With his 11th consecutive Wrangler National Finals Rodeo qualification, Luke Brown is looking forward to being back on Rockstar, who he often refers to as “Yella”. Brown and the 18-year-old palomino gelding, registered as Super Gold Baron, have been a great duo when it comes to spinning steers in the Thomas & Mack.
“That’s the one place he is exceptionally fun to ride with that barrier and that setup,” Brown said, noting that he’s also easy to catch on there. “I have a pretty good track record with him at the Finals. I haven’t missed too many on him at all. I’ve had a chance almost every time I’ve ever rode him to win the world on the last day.”
That world title hasn’t happened yet, but Rockstar’s confidence is up after his needed break.
“I think Yella was getting pretty burnt out after this winter, so I gave him to a buddy of mine, Jay Shaffer. He kept him for me all summer and he’d head and heel and whatever, just kept it fun for him. When I got home this fall I got him back, and he felt like he did when I got him from Brandon (Webb) three years ago. He felt like he enjoyed it.”
For most of the year, Brown has been riding Sugar Bar Gold Dust, better known as the ever-flashy “Fast Time”. He bought the 14-year-old palomino gelding in May of 2017 from Chad Masters, who had bought him from Colby Lovell.

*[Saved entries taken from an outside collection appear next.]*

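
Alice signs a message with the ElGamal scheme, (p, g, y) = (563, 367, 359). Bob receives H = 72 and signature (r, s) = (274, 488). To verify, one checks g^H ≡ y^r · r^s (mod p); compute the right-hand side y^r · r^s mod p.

177

359^2 = 128881 ≡ 517
359^4 ≡ 517^2 = 267289 ≡ 427
359^8 ≡ 427^2 = 182329 ≡ 480
359^16 ≡ 480^2 = 230400 ≡ 133
359^32 ≡ 133^2 = 17689 ≡ 236
359^64 ≡ 236^2 = 55696 ≡ 522
359^128 ≡ 522^2 = 272484 ≡ 555
359^256 ≡ 555^2 = 308025 ≡ 64
274 = 256 + 16 + 2, so 359^274 ≡ 64·133·517 ≡ 296 (mod 563)
274^2 = 75076 ≡ 197
274^4 ≡ 197^2 = 38809 ≡ 525
274^8 ≡ 525^2 = 275625 ≡ 318
274^16 ≡ 318^2 = 101124 ≡ 347
274^32 ≡ 347^2 = 120409 ≡ 490
274^64 ≡ 490^2 = 240100 ≡ 262
274^128 ≡ 262^2 = 68644 ≡ 521
274^256 ≡ 521^2 = 271441 ≡ 75
488 = 256 + 128 + 64 + 32 + 8, so 274^488 ≡ 75·521·262·490·318 ≡ 284 (mod 563)
y^r · r^s ≡ 296·284 = 84064 ≡ 177 (mod 563)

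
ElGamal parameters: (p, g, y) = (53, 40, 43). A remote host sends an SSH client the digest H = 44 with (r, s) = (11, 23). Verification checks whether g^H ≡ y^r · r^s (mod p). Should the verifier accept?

accept

Left side g^H mod p:
40^2 = 1600 ≡ 10
40^4 ≡ 10^2 = 100 ≡ 47
40^8 ≡ 47^2 = 2209 ≡ 36
40^16 ≡ 36^2 = 1296 ≡ 24
40^32 ≡ 24^2 = 576 ≡ 46
44 = 32 + 8 + 4, so 40^44 ≡ 46·36·47 ≡ 28 (mod 53)
Right side y^r · r^s mod p:
43^2 = 1849 ≡ 47
43^4 ≡ 47^2 = 2209 ≡ 36
43^8 ≡ 36^2 = 1296 ≡ 24
11 = 8 + 2 + 1, so 43^11 ≡ 24·47·43 ≡ 9 (mod 53)
11^2 = 121 ≡ 15
11^4 ≡ 15^2 = 225 ≡ 13
11^8 ≡ 13^2 = 169 ≡ 10
11^16 ≡ 10^2 = 100 ≡ 47
23 = 16 + 4 + 2 + 1, so 11^23 ≡ 47·13·15·11 ≡ 9 (mod 53)
9·9 = 81 ≡ 28 (mod 53)
28 ≡ 28 (mod 53), so the signature is genuine.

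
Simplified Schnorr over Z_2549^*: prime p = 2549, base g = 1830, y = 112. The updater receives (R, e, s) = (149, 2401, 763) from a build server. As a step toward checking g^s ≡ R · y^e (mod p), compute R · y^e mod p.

Squares mod 2549: 112^1≡112, 112^2≡2348, 112^4≡2166, 112^8≡1396, 112^16≡1380, 112^32≡297, 112^64≡1543, 112^128≡83, 112^256≡1791, 112^512≡1039, 112^1024≡1294, 112^2048≡2292
2401 = 2048 + 256 + 64 + 32 + 1, so 112^2401 ≡ 2292·1791·1543·297·112 ≡ 1433 (mod 2549)
R · y^e ≡ 149·1433 = 213517 ≡ 1950 (mod 2549)

1950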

“I rode him real good at the winter rodeos—he worked good and I rode him good. Then this summer, I didn’t ride him very good and we had some ups and downs. He’s real free and if you send him straight to the cow, he’ll run straight to the cow. I’ve just always roped with one stepping to the left, so it was a different style of roping that I fought my head with all summer.”
Brown was quick to point out that it wasn’t ever Fast Time’s fault.
“He’s the friendliest, funnest horse I’ve ever owned and rode. He’s so easy. He never changes–from day to day he’s the exact same horse. He scores the same. He runs the same. He does everything the same. You know what he’s going to do before he does it. He’s a really, really good horse.”
When it comes to deciding which horse he’ll take to the Wrangler NFR as a backup, Brown is still unsure.
“I have a mare that I rode some this summer too that I love.” He’s had the 13 year old bay “Scarlett”, who was trained by Masters, for about four years.
One thing is certain: “I’m as excited for this NFR as I was for the first one I went to. It never gets old. It’s the greatest job a man could have. I see guys that rope for a living that rope phenomenal—I mean outstanding. To be competitive with them guys, it just amazes me that I can do that. This rodeoing is so tough and there’s so much talent out there. It’s pretty cool to be a part of it.”